Les commerçants montréalais sont en colère contre la hausse de taxes de l'administration Plante, et on les comprend.

La mairesse promettait de les aider, mais elle a fait le contraire. Son nouveau budget empire leur situation. Le secteur non résidentiel (qui inclut les commerces) subit une augmentation de taxe de 3,3 %. Cette hausse est supérieure à l'inflation, et supérieure aussi à la hausse pour le résidentiel.
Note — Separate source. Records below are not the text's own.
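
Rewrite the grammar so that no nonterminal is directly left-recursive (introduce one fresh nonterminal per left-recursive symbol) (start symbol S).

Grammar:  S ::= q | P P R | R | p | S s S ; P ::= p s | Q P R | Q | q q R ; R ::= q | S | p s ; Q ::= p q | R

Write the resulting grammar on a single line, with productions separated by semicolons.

Left recursion appears on S.
For S: α = {s S}, β = {q, P P R, R, p}. Rewrite as S → β S' and S' → α S' | ε.

S ::= q S' | P P R S' | R S' | p S'; P ::= p s | Q P R | Q | q q R; R ::= q | S | p s; Q ::= p q | R; S' ::= s S S' | ε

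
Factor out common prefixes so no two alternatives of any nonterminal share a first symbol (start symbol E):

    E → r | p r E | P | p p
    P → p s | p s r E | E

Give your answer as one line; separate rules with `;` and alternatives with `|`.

E → r | P | p E'; P → E | p s P'; E' → r E | p; P' → eps | r E

E has alternatives sharing prefix 'p': factor to E → p E' with E' → r E | p.
P has alternatives sharing prefix 'p s': factor to P → p s P' with P' → ε | r E.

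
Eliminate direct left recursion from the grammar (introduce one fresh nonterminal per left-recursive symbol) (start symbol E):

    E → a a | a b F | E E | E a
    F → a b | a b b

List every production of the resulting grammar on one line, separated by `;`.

E → a a E' | a b F E'; F → a b | a b b; E' → E E' | a E' | epsilon

Left recursion appears on E.
For E: α = {E, a}, β = {a a, a b F}. Rewrite as E → β E' and E' → α E' | ε.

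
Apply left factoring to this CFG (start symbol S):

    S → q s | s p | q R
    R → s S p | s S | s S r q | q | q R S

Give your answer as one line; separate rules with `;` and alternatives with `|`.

S → s p | q S'; R → s S R' | q R''; S' → s | R; R' → p | ε | r q; R'' → ε | R S

S has alternatives sharing prefix 'q': factor to S → q S' with S' → s | R.
R has alternatives sharing prefix 's S': factor to R → s S R' with R' → p | ε | r q.
R has alternatives sharing prefix 'q': factor to R → q R'' with R'' → ε | R S.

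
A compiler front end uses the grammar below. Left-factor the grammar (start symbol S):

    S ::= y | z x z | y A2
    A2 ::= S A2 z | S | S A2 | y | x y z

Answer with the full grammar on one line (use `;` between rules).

S has alternatives sharing prefix 'y': factor to S → y S' with S' → ε | A2.
A2 has alternatives sharing prefix 'S': factor to A2 → S A2' with A2' → A2 z | ε | A2.
A2' has alternatives sharing prefix 'A2': factor to A2' → A2 A2'' with A2'' → z | ε.

S ::= z x z | y S'; A2 ::= y | x y z | S A2'; S' ::= epsilon | A2; A2' ::= epsilon | A2 A2''; A2'' ::= z | epsilon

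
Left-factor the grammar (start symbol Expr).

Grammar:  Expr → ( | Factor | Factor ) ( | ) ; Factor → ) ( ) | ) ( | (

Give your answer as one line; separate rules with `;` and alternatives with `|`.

Expr has alternatives sharing prefix 'Factor': factor to Expr → Factor Expr1 with Expr1 → ε | ) (.
Factor has alternatives sharing prefix ') (': factor to Factor → ) ( Factor1 with Factor1 → ) | ε.

Expr → ( | ) | Factor Expr1; Factor → ( | ) ( Factor1; Expr1 → ε | ) (; Factor1 → ) | ε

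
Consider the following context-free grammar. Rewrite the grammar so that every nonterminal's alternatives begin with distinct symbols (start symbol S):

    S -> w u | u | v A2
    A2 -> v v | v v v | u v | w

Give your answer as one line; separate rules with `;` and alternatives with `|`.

A2 has alternatives sharing prefix 'v v': factor to A2 → v v A2' with A2' → ε | v.

S -> w u | u | v A2; A2 -> u v | w | v v A2'; A2' -> ε | v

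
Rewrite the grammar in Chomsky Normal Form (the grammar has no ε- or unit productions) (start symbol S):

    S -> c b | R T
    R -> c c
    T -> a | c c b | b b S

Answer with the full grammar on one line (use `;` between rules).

Introduce a nonterminal for each terminal appearing in a rule of length ≥ 2: X1 → c, X2 → b.
Binarize each right-hand side of length ≥ 3 by chaining fresh nonterminals (Y1, Y2, …): affected rules were T → X1 X1 X2; T → X2 X2 S.

S -> X1 X2 | R T; R -> X1 X1; T -> a | X1 Y1 | X2 Y2; X1 -> c; X2 -> b; Y1 -> X1 X2; Y2 -> X2 S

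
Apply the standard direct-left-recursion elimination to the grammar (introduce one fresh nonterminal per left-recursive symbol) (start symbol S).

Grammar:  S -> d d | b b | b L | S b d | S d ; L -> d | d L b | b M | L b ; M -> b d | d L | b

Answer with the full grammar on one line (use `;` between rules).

S -> d d S' | b b S' | b L S'; L -> d L' | d L b L' | b M L'; M -> b d | d L | b; S' -> b d S' | d S' | ε; L' -> b L' | ε

Left recursion appears on S, L.
For S: α = {b d, d}, β = {d d, b b, b L}. Rewrite as S → β S' and S' → α S' | ε.
For L: α = {b}, β = {d, d L b, b M}. Rewrite as L → β L' and L' → α L' | ε.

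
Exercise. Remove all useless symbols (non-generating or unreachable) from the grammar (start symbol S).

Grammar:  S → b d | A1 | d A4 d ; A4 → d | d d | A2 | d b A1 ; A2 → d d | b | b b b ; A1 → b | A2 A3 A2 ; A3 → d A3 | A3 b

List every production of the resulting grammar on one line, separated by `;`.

S → b d | A1 | d A4 d; A4 → d | d d | A2 | d b A1; A2 → d d | b | b b b; A1 → b

Generating nonterminals: {A1, A2, A4, S}.
Reachable from S after that: {A1, A2, A4, S}.
Removed useless symbols: {A3} and every production mentioning them.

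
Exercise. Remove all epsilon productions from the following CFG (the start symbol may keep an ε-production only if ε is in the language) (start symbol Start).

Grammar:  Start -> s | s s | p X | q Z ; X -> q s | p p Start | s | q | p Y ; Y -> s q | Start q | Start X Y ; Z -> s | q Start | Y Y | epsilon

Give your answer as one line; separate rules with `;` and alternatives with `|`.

Nullable nonterminals: {Z}.
ε ∉ L(G), so no ε-production is kept.
For each production, add variants omitting each subset of nullable occurrences: Start → q Z gives q Z | q.

Start -> s | s s | p X | q Z | q; X -> q s | p p Start | s | q | p Y; Y -> s q | Start q | Start X Y; Z -> s | q Start | Y Y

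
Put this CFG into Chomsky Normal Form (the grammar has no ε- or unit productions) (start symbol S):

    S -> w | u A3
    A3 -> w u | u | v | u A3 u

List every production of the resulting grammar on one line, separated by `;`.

Introduce a nonterminal for each terminal appearing in a rule of length ≥ 2: X1 → u, X2 → w.
Binarize each right-hand side of length ≥ 3 by chaining fresh nonterminals (Y1, Y2, …): affected rules were A3 → X1 A3 X1.

S -> w | X1 A3; A3 -> X2 X1 | u | v | X1 Y1; X1 -> u; X2 -> w; Y1 -> A3 X1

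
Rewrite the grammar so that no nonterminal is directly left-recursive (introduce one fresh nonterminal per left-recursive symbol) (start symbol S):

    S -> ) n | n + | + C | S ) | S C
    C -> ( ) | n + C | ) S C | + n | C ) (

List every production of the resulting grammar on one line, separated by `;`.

S, C are directly left-recursive.
For S: α = {), C}, β = {) n, n +, + C}. Rewrite as S → β S' and S' → α S' | ε.
For C: α = {) (}, β = {( ), n + C, ) S C, + n}. Rewrite as C → β C' and C' → α C' | ε.

S -> ) n S' | n + S' | + C S'; C -> ( ) C' | n + C C' | ) S C C' | + n C'; S' -> ) S' | C S' | ε; C' -> ) ( C' | ε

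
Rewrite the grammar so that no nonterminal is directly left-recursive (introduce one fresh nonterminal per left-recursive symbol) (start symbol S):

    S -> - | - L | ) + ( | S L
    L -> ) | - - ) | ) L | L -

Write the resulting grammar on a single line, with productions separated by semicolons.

Directly left-recursive nonterminals: S, L.
For S: α = {L}, β = {-, - L, ) + (}. Rewrite as S → β S' and S' → α S' | ε.
For L: α = {-}, β = {), - - ), ) L}. Rewrite as L → β L' and L' → α L' | ε.

S -> - S' | - L S' | ) + ( S'; L -> ) L' | - - ) L' | ) L L'; S' -> L S' | eps; L' -> - L' | eps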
Le taux de taxation non résidentielle était pourtant déjà plus élevé à Montréal que dans les autres villes québécoises et canadiennes. Cela explique une partie des problèmes de nos petits commerçants. Cela a été documenté en 2016 par un rapport d'expert commandé par la Ville.* Et cela a ensuite été reconnu par l'administration Coderre qui, dans ses deux derniers budgets, avait réduit leur taux de taxe par rapport à celui du résidentiel. La hausse du non résidentiel devait continuer de se limiter à la moitié de la hausse du résidentiel, et Projet Montréal était d'accord.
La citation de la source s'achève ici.